2005, I am only 10 years old but veraciously alert to hatred, angst and terror. Now, at age 20, it has become strikingly clear to me that the attitude in New York City has become one of abhorrence; a poignant reminder that the terrorist attacks that have been thrust upon our city have left behind the fear of an entire culture.

Growing up in a small town in Brooklyn, New York, terrorism had seemed much like an empty threat to me. Both my father and my grandfather were employed at Building Six of the World Trade Center, located adjacent from the North Tower of the Twin Towers.

My grandfather was Chief Engineer of Building Six, and on the morning of Sept. 11, both he and my father set off to work along with thousands of other unexpecting New Yorkers.

That morning, my grandfather was responsible for helping to evacuate over 800 workers from his building within 12 minutes of the first plane striking the North Tower. Many of his crew disappeared amongst the rubble, and men I had spent my early years admiring disappeared in smoke.

In the days following the attack, I quickly realized how blessed I was to have had both my father and grandfather survive the horror that was 9/11. Yet my small Brooklyn city, filled with firefighters and policemen alike, was shaken, losing many in the community. I watched with horror as the attitude in my city shifted from that of fear to one of hatred toward the Muslim community.

As I grew older, I daily boarded New York City public transportation to get back and forth from school. Stepping foot onto a train platform, I could feel a definite shift in the atmosphere if a woman in a hijab, or a man wearing a turban arrived on the platform as well.

“If you see something, say something” – a preventative measure against bomb threats, a slogan regularly warning against baggage left behind on the train car. “If you see something, say something” – a warning flashed as all eyes in the train car shifted towards the Muslim on the train.

NYC, a city molded by a plethora of religions, a safe-haven for different ethnicities, a melting pot. My city has attempted to remove Muslims from this equation, berating their culture and shaming them for trying to peacefully practice their religion.

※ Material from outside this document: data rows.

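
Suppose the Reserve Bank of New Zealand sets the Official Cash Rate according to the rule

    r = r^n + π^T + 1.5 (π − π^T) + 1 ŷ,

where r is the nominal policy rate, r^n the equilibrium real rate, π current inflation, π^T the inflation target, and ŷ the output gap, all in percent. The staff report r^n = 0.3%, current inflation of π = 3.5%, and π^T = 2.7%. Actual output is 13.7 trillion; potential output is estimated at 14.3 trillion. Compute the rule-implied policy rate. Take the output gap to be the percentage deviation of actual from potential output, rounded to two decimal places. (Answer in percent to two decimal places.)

Output gap = 100 × (13.7 − 14.3) / 14.3 = -4.20%.
r = 0.30 + 2.70 + 1.5 × (3.50 − 2.70) + 1 × (-4.20)
   = 0.30 + 2.7 + 1.2 − 4.2 = 0.00

0.00%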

As a New Yorker, I understand firsthand the fear associated with terrorist attacks. My heart aches for those currently under attack, living in constant doubt and always looking over their shoulders.

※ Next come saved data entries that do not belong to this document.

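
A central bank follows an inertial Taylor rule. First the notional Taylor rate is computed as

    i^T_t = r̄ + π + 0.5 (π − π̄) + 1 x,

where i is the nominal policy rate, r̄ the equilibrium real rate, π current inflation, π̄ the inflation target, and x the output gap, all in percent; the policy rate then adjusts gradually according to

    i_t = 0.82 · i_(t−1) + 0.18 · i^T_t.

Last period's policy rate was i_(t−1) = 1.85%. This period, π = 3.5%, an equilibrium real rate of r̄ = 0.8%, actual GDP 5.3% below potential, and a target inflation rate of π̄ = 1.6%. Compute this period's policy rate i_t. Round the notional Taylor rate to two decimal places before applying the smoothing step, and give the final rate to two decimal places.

1.51%

Output 5.3% below potential → x = -5.3.
i^T_t = 0.8 + 3.5 + 0.5 × (3.5 − 1.6) + 1 × (-5.3)
   = 0.8 + 3.5 + 0.95 − 5.3 = -0.05
i_t = 0.82 × 1.85 + 0.18 × (-0.05) = 1.517 − 0.009 = 1.51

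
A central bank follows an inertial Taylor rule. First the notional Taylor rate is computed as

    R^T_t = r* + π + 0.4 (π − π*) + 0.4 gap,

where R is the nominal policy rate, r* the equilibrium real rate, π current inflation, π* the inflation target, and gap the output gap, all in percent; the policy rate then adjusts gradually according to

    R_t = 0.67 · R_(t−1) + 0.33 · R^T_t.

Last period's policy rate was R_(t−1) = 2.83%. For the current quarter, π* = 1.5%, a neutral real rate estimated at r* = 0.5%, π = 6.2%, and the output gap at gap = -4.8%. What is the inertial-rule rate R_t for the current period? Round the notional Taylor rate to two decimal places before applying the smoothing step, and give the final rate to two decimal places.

R^T_t = 0.5 + 6.2 + 0.4 × (6.2 − 1.5) + 0.4 × (-4.8)
   = 0.5 + 6.2 + 1.88 − 1.92 = 6.66
R_t = 0.67 × 2.83 + 0.33 × 6.66 = 1.8961 + 2.1978 = 4.09

4.09%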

However, as a human, I do not understand Islamophobia. I do not condone the blaming of an entire culture, for the horrific acts of a few.

It is crucial to understand that any idea taken to an extreme, led by a violent leader, will result in sickening outcomes. The Muslim people as a whole were not responsible for 9/11, and do not represent the ideas of ISIS.

As a New Yorker, I stand alongside all victims of terror. I stand alongside those prejudiced against. I stand alongside the Muslim community.